When Bannon’s appointment was first announced, the New York Times tactfully headlined that “Critics See Steve Bannon, Trump’s Pick for Strategist, as a Voice of Racism” — as if anything stronger about the man who published “Bill Kristol: Republican spoiler, renegade Jew” would be too hard a line. Every woman who’s ever been called a “feminazi” can appreciate the irony of the delicate hand the media is taking with actual Nazis.

This is the world that my brain refuses to accept: not one in which this kind of hatred exists, grows, and spreads largely unopposed, but a world in which a crowd of “Sieg Heil”-ing, Nazi-saluting white supremacists is described by the Gray Lady as “a hundred chest-thumping metrosexuals.” We commonly say that racism is insidious, that people are reluctant to call it what it is because it appears more subtly than a Southern Cross or a spray-painted swastika. And while that’s still true, it’s now appearing more and more as those overt banners of white supremacy — salutes, symbols, dialogue straight out of ‘60s-era KKK propaganda. But somehow, that’s still not enough. Somehow, even with “Sieg Heil” ringing out through the ballroom of the Ronald Reagan Building and International Trade Center, the media is still discussing neo-Nazis like they’re a particularly enthusiastic branch of Young Republicans. Faced with that new reality, my brain prefers to spare me by removing me into some dystopian thriller in which things are going to get worse before they get better, but we’ll ultimately emerge dusty, bloodied, but victorious as the John Williams score swells. (My brain movies are scored by John Williams.)

Unfortunately, as you might have noticed, this isn’t actually a movie, we have no guaranteed happy ending, and when characters get killed, they’re not going to show up on the red carpet at the premiere. There’s no Indiana Jones here — there’s just us. And whatever we can do, or want to do, or are afraid we can’t do, it starts with doing away with this euphemistic “alt-right” bullshit and speaking its name. Racism is racism. White supremacy is white supremacy, whether the bigotry is tattooed on their forehead or embossed on their business card. Godwin’s Law is hereby suspended, because when white supremacy is treated like a credible political standpoint just because it’s wearing a suit, the Nazis need to be the beginning, not the end, of the discussion.


3 thoughts on Godwin’s Law is hereby suspended until further notice

  1. Even Godwin suspended Godwin’s law for Trump and cronies.

    See his Washington Post editorial “Sure, Call Trump a Nazi, Just Make Sure You Know What You’re Talking About”

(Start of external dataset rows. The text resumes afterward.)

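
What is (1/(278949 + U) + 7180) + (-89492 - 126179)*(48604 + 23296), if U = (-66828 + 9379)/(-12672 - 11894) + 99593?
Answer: -144202119641339411554/9299320221 ≈ -1.5507e+10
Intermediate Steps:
U = 2446659087/24566 (U = -57449/(-24566) + 99593 = -57449*(-1/24566) + 99593 = 57449/24566 + 99593 = 2446659087/24566 ≈ 99595.)
(1/(278949 + U) + 7180) + (-89492 - 126179)*(48604 + 23296) = (1/(278949 + 2446659087/24566) + 7180) + (-89492 - 126179)*(48604 + 23296) = (1/(9299320221/24566) + 7180) - 215671*71900 = (24566/9299320221 + 7180) - 15506744900 = 66769119211346/9299320221 - 15506744900 = -144202119641339411554/9299320221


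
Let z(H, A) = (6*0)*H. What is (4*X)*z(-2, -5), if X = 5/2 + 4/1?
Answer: 0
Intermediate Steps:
z(H, A) = 0 (z(H, A) = 0*H = 0)
X = 13/2 (X = 5*(½) + 4*1 = 5/2 + 4 = 13/2 ≈ 6.5000)
(4*X)*z(-2, -5) = (4*(13/2))*0 = 26*0 = 0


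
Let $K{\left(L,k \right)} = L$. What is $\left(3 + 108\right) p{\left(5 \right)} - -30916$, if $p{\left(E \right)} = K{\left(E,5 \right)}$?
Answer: $31471$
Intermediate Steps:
$p{\left(E \right)} = E$
$\left(3 + 108\right) p{\left(5 \right)} - -30916 = \left(3 + 108\right) 5 - -30916 = 111 \cdot 5 + 30916 = 555 + 30916 = 31471$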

    ://www.washingtonpost.com/posteverything/wp/2015/12/14/sure-call-trump-a-nazi-just-make-sure-you-know-what-youre-talking-about/?utm_term=.f73f8fcdb0f0

  2. I don’t like the style of coverage MSM are purveying, but it’s possible that they are issuing a warning to their readers: that the jackboots and swastikas will be worn by, in Dave Barry’s words, “suit-wearing weasels” in positions of influence, rather than Daryl Dixon and Dylan Roof clonies.

    No longer can it be said that the political Neanderthals are mostly my relatives and ex-in-laws. They are in the CEO suites and country clubs. We all need to know who they are, and that their camouflage of respectability will do them No Damn Good.